Senyum Tarapun terbit bak matahari yang bersinar menyinari bumi. "Terima kasih Kintari".

Oke Kintari. Selamat karena membuat pujaan hatimu meleleh kaya keju mozarela. Oh betapa perempuan disana akan iri dengan kecantikan dan keutulusan hatimu.

Berhenti menyombongkan diri Kintari!.

**

Dengan memegang lengan kekasihnya erat. Kintari masuk ke dalam rumah besar nan megah itu. Bukan masalah rumah besar yang membuatnya gugup. Kakek dari ayahnya, Verrel memiliki rumah sama besarnya bahkan lebih besar namun yang membuatnya gugup adalah orang yang kini berada dalam rumah itu. Hampir semua mata kini tertuju padanya.

"Tara... tas aku ketinggalan

"Ketinggalan ditangan kamu?"

Aduh Kintari jangan oon dong disaat genting gini.

"Oh lipstick aku kayanya jatuh deh di mobil. Aku perlu touch up"

Tara menahan langkah Kintari. Memandang Kintari  "Kamu lupa pake lipstik yang tahan beberapa jam? Lagian kalau kamu pake lisptik kan makannya kaya yang di video-video chalenge jaman sekarang"

"Ehm.. ehmm... mamah aku ketinggalan"

Tara mengerutkan keningnya. "Kamu kenapa Kin?

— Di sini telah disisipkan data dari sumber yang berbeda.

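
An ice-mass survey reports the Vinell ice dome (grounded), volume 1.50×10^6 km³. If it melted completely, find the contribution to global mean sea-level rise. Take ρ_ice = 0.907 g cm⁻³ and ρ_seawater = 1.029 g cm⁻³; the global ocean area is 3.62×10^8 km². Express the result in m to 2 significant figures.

≈ 3.7 m

Vinell: 1.50×10^6 km³ × (907/1029) = 1.322×10^6 km³ of water.
Spread over 3.62×10^14 m² of ocean, Δh = 1.322×10^15 / 3.62×10^14 = 3.65 m.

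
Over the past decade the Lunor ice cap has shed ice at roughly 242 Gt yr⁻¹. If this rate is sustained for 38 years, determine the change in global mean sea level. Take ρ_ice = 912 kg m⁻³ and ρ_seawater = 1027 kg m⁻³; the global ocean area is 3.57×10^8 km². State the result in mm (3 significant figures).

≈ 25.1 mm

Total mass lost = 242 Gt/yr × 38 yr = 9196 Gt = 9.196×10^15 kg.
ρ_w = 1027 kg m⁻³, so water volume = 9.196×10^15 / 1027 = 8.954×10^12 m³.
Δh = 8.954×10^12 / 3.57×10^14 = 0.0251 m = 25.1 mm.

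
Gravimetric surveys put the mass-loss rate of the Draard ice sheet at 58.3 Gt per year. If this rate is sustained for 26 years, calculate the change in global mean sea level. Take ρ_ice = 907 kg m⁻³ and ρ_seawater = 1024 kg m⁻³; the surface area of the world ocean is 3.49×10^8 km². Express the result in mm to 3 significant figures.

≈ 4.24 mm

Total mass lost = 58.3 Gt/yr × 26 yr = 1516 Gt = 1.516×10^15 kg.
ρ_w = 1024 kg m⁻³, so water volume = 1.516×10^15 / 1024 = 1.480×10^12 m³.
Δh = 1.480×10^12 / 3.49×10^14 = 4.24×10^-3 m = 4.24 mm.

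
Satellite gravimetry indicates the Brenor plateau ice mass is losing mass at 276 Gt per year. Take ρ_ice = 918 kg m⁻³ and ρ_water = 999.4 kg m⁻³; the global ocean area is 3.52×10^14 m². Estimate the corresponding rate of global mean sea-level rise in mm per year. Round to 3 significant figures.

ρ_w = 999.4 kg m⁻³. Annual water volume added = 276 Gt / ρ_w = 2.760×10^14 kg / 999.4 kg m⁻³ = 2.762×10^11 m³.
Δh per year = 2.762×10^11 / 3.52×10^14 = 7.85×10^-4 m = 0.785 mm.

≈ 0.785 mm/yr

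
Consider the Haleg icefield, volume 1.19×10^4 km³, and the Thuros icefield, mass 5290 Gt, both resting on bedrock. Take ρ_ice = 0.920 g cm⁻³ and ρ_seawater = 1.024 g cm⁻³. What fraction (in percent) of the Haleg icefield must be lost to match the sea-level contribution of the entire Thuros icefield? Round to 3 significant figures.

≈ 48.3 %

Equal sea-level rise means equal mass of meltwater, i.e. equal mass of ice lost.
Ice mass of Thuros: 5.290×10^15 kg; ice mass of Haleg: 1.095×10^16 kg.
Fraction required = 5.290×10^15 / 1.095×10^16 = 0.483 → 48.3 %.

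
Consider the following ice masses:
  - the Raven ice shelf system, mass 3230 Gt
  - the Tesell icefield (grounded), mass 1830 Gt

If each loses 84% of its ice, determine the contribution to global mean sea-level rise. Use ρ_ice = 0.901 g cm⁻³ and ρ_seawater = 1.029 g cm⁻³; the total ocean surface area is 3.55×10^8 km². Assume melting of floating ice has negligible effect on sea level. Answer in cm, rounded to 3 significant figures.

The Raven ice shelf system is floating and already displaces its own weight of water, so its melt adds essentially nothing to sea level.
Tesell: 0.84 × 1830 Gt = 1.537×10^15 kg; dividing by ρ_w = 1.029 g cm⁻³ = 1029 kg m⁻³ gives 1.494×10^12 m³ of water.
Total added water ≈ 1.494×10^12 m³ over 3.55×10^14 m² → Δh = 4.21×10^-3 m = 0.421 cm.

≈ 0.421 cm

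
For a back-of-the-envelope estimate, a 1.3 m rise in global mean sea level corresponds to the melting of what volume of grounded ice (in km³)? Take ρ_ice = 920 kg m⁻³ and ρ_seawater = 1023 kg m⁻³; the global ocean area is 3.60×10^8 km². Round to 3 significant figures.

≈ 5.20×10^5 km³

Required water volume = Δh × A = 1.3 m × 3.60×10^14 m² = 4.680×10^14 m³ = 4.680×10^5 km³.
Ice volume = water volume × ρ_w/ρ_ice = 4.680×10^5 × 1023/920 = 5.20×10^5 km³.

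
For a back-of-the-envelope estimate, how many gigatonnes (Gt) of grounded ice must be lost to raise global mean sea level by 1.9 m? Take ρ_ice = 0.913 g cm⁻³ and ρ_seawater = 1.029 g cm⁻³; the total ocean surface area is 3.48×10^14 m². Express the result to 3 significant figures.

≈ 6.80×10^5 Gt

Required water volume = Δh × A = 1.9 m × 3.48×10^14 m² = 6.612×10^14 m³.
ρ_w = 1.029 g cm⁻³ = 1029 kg m⁻³, so the mass of water = 6.612×10^14 m³ × 1029 kg m⁻³ = 6.804×10^17 kg = 6.80×10^5 Gt (and the same mass of ice, by conservation).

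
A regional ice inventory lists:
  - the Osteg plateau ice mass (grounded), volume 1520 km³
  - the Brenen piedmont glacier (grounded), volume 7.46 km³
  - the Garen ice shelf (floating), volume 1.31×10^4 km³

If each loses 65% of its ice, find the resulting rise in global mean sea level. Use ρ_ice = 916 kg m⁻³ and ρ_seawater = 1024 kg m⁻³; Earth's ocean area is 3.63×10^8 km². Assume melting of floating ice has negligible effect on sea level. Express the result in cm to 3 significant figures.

≈ 0.245 cm

Osteg: 0.65 × 1520 km³ × (916/1024) = 883.8 km³ of water.
Brenen: 0.65 × 7.46 km³ × (916/1024) = 4.338 km³ of water.
The Garen ice shelf is floating and already displaces its own weight of water, so its melt adds essentially nothing to sea level.
Total added water ≈ 8.881×10^11 m³ over 3.63×10^14 m² → Δh = 2.45×10^-3 m = 0.245 cm.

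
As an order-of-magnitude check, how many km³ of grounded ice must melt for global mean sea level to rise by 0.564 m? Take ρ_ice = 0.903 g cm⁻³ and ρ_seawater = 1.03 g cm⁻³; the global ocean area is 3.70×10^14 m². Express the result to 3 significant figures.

Required water volume = Δh × A = 0.564 m × 3.70×10^14 m² = 2.087×10^14 m³ = 2.087×10^5 km³.
Ice volume = water volume × ρ_w/ρ_ice = 2.087×10^5 × 1030/903 = 2.38×10^5 km³.

≈ 2.38×10^5 km³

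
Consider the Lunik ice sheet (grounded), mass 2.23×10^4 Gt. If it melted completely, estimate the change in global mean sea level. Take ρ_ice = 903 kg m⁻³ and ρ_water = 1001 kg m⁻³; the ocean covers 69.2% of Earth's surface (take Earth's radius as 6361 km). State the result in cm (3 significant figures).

≈ 6.33 cm

Lunik: 2.23×10^4 Gt = 2.230×10^16 kg; dividing by ρ_w = 1001 kg m⁻³ gives 2.228×10^13 m³ of water.
Spread over 3.52×10^14 m² of ocean, Δh = 2.228×10^13 / 3.52×10^14 = 0.0633 m = 6.33 cm.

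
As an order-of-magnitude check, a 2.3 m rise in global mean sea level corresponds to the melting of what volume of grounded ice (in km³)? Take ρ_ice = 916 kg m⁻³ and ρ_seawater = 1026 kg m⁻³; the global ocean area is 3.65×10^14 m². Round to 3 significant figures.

≈ 9.40×10^5 km³

Required water volume = Δh × A = 2.3 m × 3.65×10^14 m² = 8.395×10^14 m³ = 8.395×10^5 km³.
Ice volume = water volume × ρ_w/ρ_ice = 8.395×10^5 × 1026/916 = 9.40×10^5 km³.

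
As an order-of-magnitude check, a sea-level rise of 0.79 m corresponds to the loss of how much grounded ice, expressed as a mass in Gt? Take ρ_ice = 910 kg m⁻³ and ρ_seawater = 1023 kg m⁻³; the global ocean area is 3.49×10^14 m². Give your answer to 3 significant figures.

≈ 2.82×10^5 Gt

Required water volume = Δh × A = 0.79 m × 3.49×10^14 m² = 2.757×10^14 m³.
ρ_w = 1023 kg m⁻³, so the mass of water = 2.757×10^14 m³ × 1023 kg m⁻³ = 2.821×10^17 kg = 2.82×10^5 Gt (and the same mass of ice, by conservation).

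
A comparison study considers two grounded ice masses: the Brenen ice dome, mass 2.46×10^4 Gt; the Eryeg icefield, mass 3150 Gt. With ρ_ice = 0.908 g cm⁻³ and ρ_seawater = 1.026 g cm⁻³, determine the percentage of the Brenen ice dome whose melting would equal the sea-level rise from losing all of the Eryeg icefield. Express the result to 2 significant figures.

Equal sea-level rise means equal mass of meltwater, i.e. equal mass of ice lost.
Ice mass of Eryeg: 3.150×10^15 kg; ice mass of Brenen: 2.460×10^16 kg.
Fraction required = 3.150×10^15 / 2.460×10^16 = 0.128 → 13 %.

≈ 13 %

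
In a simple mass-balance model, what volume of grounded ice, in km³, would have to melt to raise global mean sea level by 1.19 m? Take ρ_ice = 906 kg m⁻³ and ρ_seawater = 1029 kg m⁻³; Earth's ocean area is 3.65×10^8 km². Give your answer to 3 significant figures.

Required water volume = Δh × A = 1.19 m × 3.65×10^14 m² = 4.344×10^14 m³ = 4.344×10^5 km³.
Ice volume = water volume × ρ_w/ρ_ice = 4.344×10^5 × 1029/906 = 4.93×10^5 km³.

≈ 4.93×10^5 km³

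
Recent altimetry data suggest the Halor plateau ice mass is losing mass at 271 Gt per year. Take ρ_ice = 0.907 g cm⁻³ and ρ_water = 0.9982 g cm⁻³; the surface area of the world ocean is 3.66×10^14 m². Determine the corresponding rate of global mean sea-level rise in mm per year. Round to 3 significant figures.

ρ_w = 0.9982 g cm⁻³ = 998.2 kg m⁻³. Annual water volume added = 271 Gt / ρ_w = 2.710×10^14 kg / 998.2 kg m⁻³ = 2.715×10^11 m³.
Δh per year = 2.715×10^11 / 3.66×10^14 = 7.42×10^-4 m = 0.742 mm.

≈ 0.742 mm/yr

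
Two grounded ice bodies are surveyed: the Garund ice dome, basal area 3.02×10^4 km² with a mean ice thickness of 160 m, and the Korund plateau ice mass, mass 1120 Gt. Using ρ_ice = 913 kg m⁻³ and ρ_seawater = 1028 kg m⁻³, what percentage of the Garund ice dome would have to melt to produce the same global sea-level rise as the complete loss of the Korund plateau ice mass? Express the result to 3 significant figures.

≈ 25.4 %

Equal sea-level rise means equal mass of meltwater, i.e. equal mass of ice lost.
Ice mass of Korund: 1.120×10^15 kg; ice mass of Garund: 4.412×10^15 kg.
Fraction required = 1.120×10^15 / 4.412×10^15 = 0.254 → 25.4 %.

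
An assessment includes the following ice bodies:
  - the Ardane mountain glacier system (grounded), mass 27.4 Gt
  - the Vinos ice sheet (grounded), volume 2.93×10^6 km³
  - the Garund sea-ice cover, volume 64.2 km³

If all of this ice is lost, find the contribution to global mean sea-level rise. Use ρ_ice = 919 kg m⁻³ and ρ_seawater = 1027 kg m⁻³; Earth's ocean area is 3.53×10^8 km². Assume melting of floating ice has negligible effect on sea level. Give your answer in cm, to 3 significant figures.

≈ 743 cm

Ardane: 27.4 Gt = 2.740×10^13 kg; dividing by ρ_w = 1027 kg m⁻³ gives 2.668×10^10 m³ of water.
Vinos: 2.93×10^6 km³ × (919/1027) = 2.622×10^6 km³ of water.
The Garund sea-ice cover is floating and already displaces its own weight of water, so its melt adds essentially nothing to sea level.
Total added water ≈ 2.622×10^15 m³ over 3.53×10^14 m² → Δh = 7.43 m = 743 cm.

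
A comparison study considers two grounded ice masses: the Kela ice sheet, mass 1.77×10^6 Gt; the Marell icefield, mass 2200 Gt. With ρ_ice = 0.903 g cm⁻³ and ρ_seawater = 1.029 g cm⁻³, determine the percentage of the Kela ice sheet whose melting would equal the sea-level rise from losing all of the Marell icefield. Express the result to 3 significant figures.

≈ 0.124 %

Equal sea-level rise means equal mass of meltwater, i.e. equal mass of ice lost.
Ice mass of Marell: 2.200×10^15 kg; ice mass of Kela: 1.770×10^18 kg.
Fraction required = 2.200×10^15 / 1.770×10^18 = 1.24×10^-3 → 0.124 %.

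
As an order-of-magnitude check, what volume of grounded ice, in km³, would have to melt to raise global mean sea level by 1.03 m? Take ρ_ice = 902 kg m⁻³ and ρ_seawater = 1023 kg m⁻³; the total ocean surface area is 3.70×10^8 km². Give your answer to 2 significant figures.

Required water volume = Δh × A = 1.03 m × 3.70×10^14 m² = 3.811×10^14 m³ = 3.811×10^5 km³.
Ice volume = water volume × ρ_w/ρ_ice = 3.811×10^5 × 1023/902 = 4.3×10^5 km³.

≈ 4.3×10^5 km³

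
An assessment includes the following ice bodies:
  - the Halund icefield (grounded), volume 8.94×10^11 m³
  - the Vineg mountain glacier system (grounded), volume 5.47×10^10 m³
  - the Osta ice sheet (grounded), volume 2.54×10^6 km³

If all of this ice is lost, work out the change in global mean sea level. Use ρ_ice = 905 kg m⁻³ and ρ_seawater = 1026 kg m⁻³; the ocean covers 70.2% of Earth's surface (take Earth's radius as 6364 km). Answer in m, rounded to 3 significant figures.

≈ 6.27 m

Halund: 8.94×10^11 m³ × (905/1026) = 7.886×10^11 m³ of water.
Vineg: 5.47×10^10 m³ × (905/1026) = 4.825×10^10 m³ of water.
Osta: 2.54×10^6 km³ × (905/1026) = 2.240×10^6 km³ of water.
Total added water ≈ 2.241×10^15 m³ over 3.57×10^14 m² → Δh = 6.27 m.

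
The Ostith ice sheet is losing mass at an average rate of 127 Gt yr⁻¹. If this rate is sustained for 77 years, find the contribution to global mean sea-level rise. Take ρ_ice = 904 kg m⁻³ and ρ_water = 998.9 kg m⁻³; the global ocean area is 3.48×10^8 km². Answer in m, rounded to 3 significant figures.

Total mass lost = 127 Gt/yr × 77 yr = 9779 Gt = 9.779×10^15 kg.
ρ_w = 998.9 kg m⁻³, so water volume = 9.779×10^15 / 998.9 = 9.790×10^12 m³.
Δh = 9.790×10^12 / 3.48×10^14 = 0.0281 m.

≈ 0.0281 m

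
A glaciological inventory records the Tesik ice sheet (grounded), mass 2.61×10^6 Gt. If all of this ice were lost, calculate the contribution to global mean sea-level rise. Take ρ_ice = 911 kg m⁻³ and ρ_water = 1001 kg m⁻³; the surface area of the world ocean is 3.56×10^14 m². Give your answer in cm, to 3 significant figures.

≈ 732 cm

Tesik: 2.61×10^6 Gt = 2.610×10^18 kg; dividing by ρ_w = 1001 kg m⁻³ gives 2.607×10^15 m³ of water.
Spread over 3.56×10^14 m² of ocean, Δh = 2.607×10^15 / 3.56×10^14 = 7.32 m = 732 cm.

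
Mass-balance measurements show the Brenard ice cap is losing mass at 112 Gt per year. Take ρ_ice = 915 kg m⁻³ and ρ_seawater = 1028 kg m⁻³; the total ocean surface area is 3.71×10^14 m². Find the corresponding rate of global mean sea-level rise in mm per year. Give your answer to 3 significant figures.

≈ 0.294 mm/yr

ρ_w = 1028 kg m⁻³. Annual water volume added = 112 Gt / ρ_w = 1.120×10^14 kg / 1028 kg m⁻³ = 1.089×10^11 m³.
Δh per year = 1.089×10^11 / 3.71×10^14 = 2.94×10^-4 m = 0.294 mm.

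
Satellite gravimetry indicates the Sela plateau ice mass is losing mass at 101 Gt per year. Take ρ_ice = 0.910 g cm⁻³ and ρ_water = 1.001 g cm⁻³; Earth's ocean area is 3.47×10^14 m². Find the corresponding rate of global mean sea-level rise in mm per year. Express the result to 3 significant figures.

≈ 0.291 mm/yr

ρ_w = 1.001 g cm⁻³ = 1001 kg m⁻³. Annual water volume added = 101 Gt / ρ_w = 1.010×10^14 kg / 1001 kg m⁻³ = 1.009×10^11 m³.
Δh per year = 1.009×10^11 / 3.47×10^14 = 2.91×10^-4 m = 0.291 mm.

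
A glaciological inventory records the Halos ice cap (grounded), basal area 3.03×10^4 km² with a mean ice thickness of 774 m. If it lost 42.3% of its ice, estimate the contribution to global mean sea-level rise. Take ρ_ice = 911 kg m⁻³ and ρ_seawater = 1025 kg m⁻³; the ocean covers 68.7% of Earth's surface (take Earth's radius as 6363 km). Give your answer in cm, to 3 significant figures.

Halos: ice volume = 3.03×10^4 km² × 774 m = 2.345×10^4 km³; 0.423 × 2.345×10^4 × (911/1025) = 8817 km³ of water.
Spread over 3.50×10^14 m² of ocean, Δh = 8.817×10^12 / 3.50×10^14 = 0.0252 m = 2.52 cm.

≈ 2.52 cm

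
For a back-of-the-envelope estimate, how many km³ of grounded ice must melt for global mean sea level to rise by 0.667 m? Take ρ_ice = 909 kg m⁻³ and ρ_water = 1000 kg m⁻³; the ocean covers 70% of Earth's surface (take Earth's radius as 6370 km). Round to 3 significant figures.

≈ 2.62×10^5 km³

Required water volume = Δh × A = 0.667 m × 3.57×10^14 m² = 2.381×10^14 m³ = 2.381×10^5 km³.
Ice volume = water volume × ρ_w/ρ_ice = 2.381×10^5 × 1000/909 = 2.62×10^5 km³.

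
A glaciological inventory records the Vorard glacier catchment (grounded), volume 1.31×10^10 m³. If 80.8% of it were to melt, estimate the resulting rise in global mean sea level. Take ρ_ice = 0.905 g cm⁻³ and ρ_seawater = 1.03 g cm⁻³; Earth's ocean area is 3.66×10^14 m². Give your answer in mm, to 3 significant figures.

Vorard: 0.808 × 1.31×10^10 m³ × (905/1030) = 9.300×10^9 m³ of water.
Spread over 3.66×10^14 m² of ocean, Δh = 9.300×10^9 / 3.66×10^14 = 2.54×10^-5 m = 0.0254 mm.

≈ 0.0254 mm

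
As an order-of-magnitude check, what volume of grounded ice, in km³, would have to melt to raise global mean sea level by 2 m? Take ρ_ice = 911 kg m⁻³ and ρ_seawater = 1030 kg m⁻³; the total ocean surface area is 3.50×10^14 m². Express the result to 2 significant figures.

≈ 7.9×10^5 km³

Required water volume = Δh × A = 2 m × 3.50×10^14 m² = 7.000×10^14 m³ = 7.000×10^5 km³.
Ice volume = water volume × ρ_w/ρ_ice = 7.000×10^5 × 1030/911 = 7.9×10^5 km³.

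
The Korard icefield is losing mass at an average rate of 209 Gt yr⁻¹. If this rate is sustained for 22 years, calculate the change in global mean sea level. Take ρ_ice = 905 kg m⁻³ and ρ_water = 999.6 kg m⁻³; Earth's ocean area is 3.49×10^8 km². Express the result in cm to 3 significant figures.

Total mass lost = 209 Gt/yr × 22 yr = 4598 Gt = 4.598×10^15 kg.
ρ_w = 999.6 kg m⁻³, so water volume = 4.598×10^15 / 999.6 = 4.600×10^12 m³.
Δh = 4.600×10^12 / 3.49×10^14 = 0.0132 m = 1.32 cm.

≈ 1.32 cm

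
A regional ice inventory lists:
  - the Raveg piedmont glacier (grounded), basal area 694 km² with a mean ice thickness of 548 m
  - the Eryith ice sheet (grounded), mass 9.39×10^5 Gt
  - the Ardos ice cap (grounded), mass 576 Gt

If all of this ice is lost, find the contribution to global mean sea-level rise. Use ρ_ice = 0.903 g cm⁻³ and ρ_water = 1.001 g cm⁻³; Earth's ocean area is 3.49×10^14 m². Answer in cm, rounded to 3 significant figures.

≈ 269 cm

Raveg: ice volume = 694 km² × 548 m = 380.3 km³; 380.3 × (903/1001) = 343.1 km³ of water.
Eryith: 9.39×10^5 Gt = 9.390×10^17 kg; dividing by ρ_w = 1.001 g cm⁻³ = 1001 kg m⁻³ gives 9.381×10^14 m³ of water.
Ardos: 576 Gt = 5.760×10^14 kg; dividing by ρ_w = 1001 kg m⁻³ gives 5.754×10^11 m³ of water.
Total added water ≈ 9.390×10^14 m³ over 3.49×10^14 m² → Δh = 2.69 m = 269 cm.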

Kamu gugup?".

Kintari tidak menjawab. Dia hanya memandang Tara dengan mata yang ke kanan dan ke kiri. Hingga pandangan mata itu terputus karena Tara menarik Kintari ke pelukannya. Menepuk-nepuk punggung Kintari.

"Ada aku Kintari" punggung Kintari yang awalnya tegang kini melunak.

"Wah ini rupanya sang penarik perhatian tamu sedang bermesraan disini" Kintari melepaskan pelukan Tara.

"Oh pantas saja. Cantik sekali yang dipeluk Tara ini" Seorang laki-laki seumuran Tara kini berdiri dihadapan mereka dengan bertepuk tangan dengan wajah sok terkejut. Kintari menelaahnya. Siapa laki-laki songong yang punya modal pas-pasan ini?. Aduh bikin gue dosa pagi-pagi gini

"Hai saya Wira Sasongko" ucap laki-laki itu dengan mengulurkan tangan masih dengan wajah sok tampan.

"Kintari Gardapatri Sastra" Menyambut uluran tangan itu kemudian saat akan melepaskan tangan, laki-laki songong bernama Wira itu menahannya.

"Maaf.. Wir. Kami perlu berkeliling dan tidak bisa berjabat tangan mama-lama" Wira tampak menyeringai seperti tokoh antagonis di sinetron-sinetron yang tak kunjung usai.

Mukeeeee mas

"Datang ke perusahaan ku. Mungkin kamu tertarik dengan kantorku" Wira Songong itu memberikan kartu namanya.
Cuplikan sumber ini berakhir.